Mesele, Demokratik Toplum Kongresi’nin şahsında sivil siyasetin önünü kesmek, bunun için de onun bağrında biçimlenecek her türlü öneriyi/projeyi peşinen ‘anti-demokratik, çağdışı, otoriter, totaliter, diktatoryal’ ilân etmektir. Bütün bu kötü özellikleri özetlemek üzere kullandıkları ‘stalinist’ tabiri ise, kendi çığırtılarıyla Erdoğan’ın yeni stratejisi arasındaki rabıta ve uyumu sağlayacak  anahtar unsurdur.
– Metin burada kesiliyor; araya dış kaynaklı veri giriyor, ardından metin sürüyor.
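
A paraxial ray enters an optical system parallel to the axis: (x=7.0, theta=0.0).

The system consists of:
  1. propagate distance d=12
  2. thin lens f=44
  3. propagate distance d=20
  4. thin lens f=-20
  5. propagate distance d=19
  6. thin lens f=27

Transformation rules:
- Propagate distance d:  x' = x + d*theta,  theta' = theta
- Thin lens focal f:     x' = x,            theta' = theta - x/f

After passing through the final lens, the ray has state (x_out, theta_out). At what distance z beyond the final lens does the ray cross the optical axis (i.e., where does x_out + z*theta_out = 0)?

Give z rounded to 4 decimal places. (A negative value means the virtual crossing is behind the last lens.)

Initial: x=7.0000 theta=0.0000
After 1 (propagate distance d=12): x=7.0000 theta=0.0000
After 2 (thin lens f=44): x=7.0000 theta=-7/44 (≈-0.1591)
After 3 (propagate distance d=20): x=42/11 (≈3.8182) theta=-7/44 (≈-0.1591)
After 4 (thin lens f=-20): x=42/11 (≈3.8182) theta=7/220 (≈0.0318)
After 5 (propagate distance d=19): x=973/220 (≈4.4227) theta=7/220 (≈0.0318)
After 6 (thin lens f=27): x=973/220 (≈4.4227) theta=-196/1485 (≈-0.1320)
z_focus = -x_out/theta_out = -(973/220)/(-196/1485) = 3753/112 ≈ 33.5089
Rounded to 4 decimal places: z = 33.5089

Answer: 33.5089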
Bu yeni stratejide BDP, PKK vb… artık bölücülükten çok solculuk, komünistlik ve din düşmanlığı üzerinden vurulacaktır; ki, bu şekilde bir yandan Gülenci/Hizbullahçı unsurların ‘terörle mücadele’ye aktif katılımları (tabiî, yerine göre silahlı ve devlet korumalı mütedeyyin STK’lar olarak) sağlanırken, diğer yandan da her türlü halk muhalefetinin solculuk/komünistlik/zındıklık üzerinden Ergenekon’la bağıntılıymış gibi gösterilip kriminalize edilmesi (eşkiyalaştırılması) mümkün olacaktır: Malûm gazetedeki malûm elemanın, tutuklu bir generalin nasıl hem Ergenekoncu hem de yasadışı sol örgüt mensubu olduğunu çakma belgelerle manşete taşıma işine, tam da bugünlerde girişmiş olması hiç de tesadüf değildir.